The Federal government has until October 2022 to enact another spending bill for FY 2023, and the release of the President’s budget in late March kicked off the official budget appropriations season.
House Representatives had until last Friday, April 29, to submit their priorities to the House Appropriations Committee, while Senators have until May 13 to submit their priorities to the Senate Appropriations Committee. Appropriations leaders in the House and Senate met last Thursday, April 28, to begin negotiations over topline spending levels for both defense and non-defense discretionary programs in FY23. Senate Appropriations Chair Patrick Leahy (D-VT) noted he believes that he and his colleagues will reach an agreement on topline spending in the coming weeks. After reaching such an agreement, appropriators will be tasked with dividing up allocations among 12 spending packages and setting what are known as “302(b) allocations,” which determine total funding for each spending package.
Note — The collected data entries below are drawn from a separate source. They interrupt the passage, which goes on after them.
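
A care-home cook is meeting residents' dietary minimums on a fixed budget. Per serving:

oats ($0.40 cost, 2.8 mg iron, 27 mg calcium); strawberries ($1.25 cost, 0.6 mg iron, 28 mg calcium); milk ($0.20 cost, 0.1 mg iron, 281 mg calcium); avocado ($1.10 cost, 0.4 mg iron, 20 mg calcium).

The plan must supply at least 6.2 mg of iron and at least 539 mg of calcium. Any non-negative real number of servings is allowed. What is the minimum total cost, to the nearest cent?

$1.20

oats only: max(6.2/2.8, 539/27) = 19.96 servings → $7.99.
strawberries only: max(6.2/0.6, 539/28) = 19.25 servings → $24.06.
milk only: max(6.2/0.1, 539/281) = 62 servings → $12.40.
avocado only: max(6.2/0.4, 539/20) = 26.95 servings → $29.64.
oats + strawberries: the both-tight solution has a negative serving — not a feasible corner.
oats + milk with both tight: 2.153 servings and 1.711 servings → $1.20.
oats + avocado: intersection lies outside the first quadrant.
strawberries + milk with both tight: 10.18 servings and 0.9035 servings → $12.91.
strawberries + avocado with both targets exact would need a negative amount; discard.
milk + avocado with both tight: 0.8297 servings and 15.29 servings → $16.99.
So the least-cost plan costs $1.20.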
Currently, Congress is not expected to pass the Budget by midterms and thus would likely need to enact a continuing resolution (CR) to extend the deadline. If a new party takes control of the House after the midterms, the CR would likely be extended into the new year to allow the new Congress to have a say in the final budget.
Democrats are embarking on one last attempt to revive a social spending bill ahead of the midterm election, but all parties have been keeping the last try relatively quiet. Sen Joe Manchin (D-W.Va.) recently convened a bipartisan energy and climate group and insists it is separate from any talks of a party-line reconciliation bill, but chances of success for either arrangement still seem slim. Some members of Congress fear that trying to negotiate a bipartisan climate deal, which is very unlikely to advance this year, will distract from and further delay reconciliation discussions.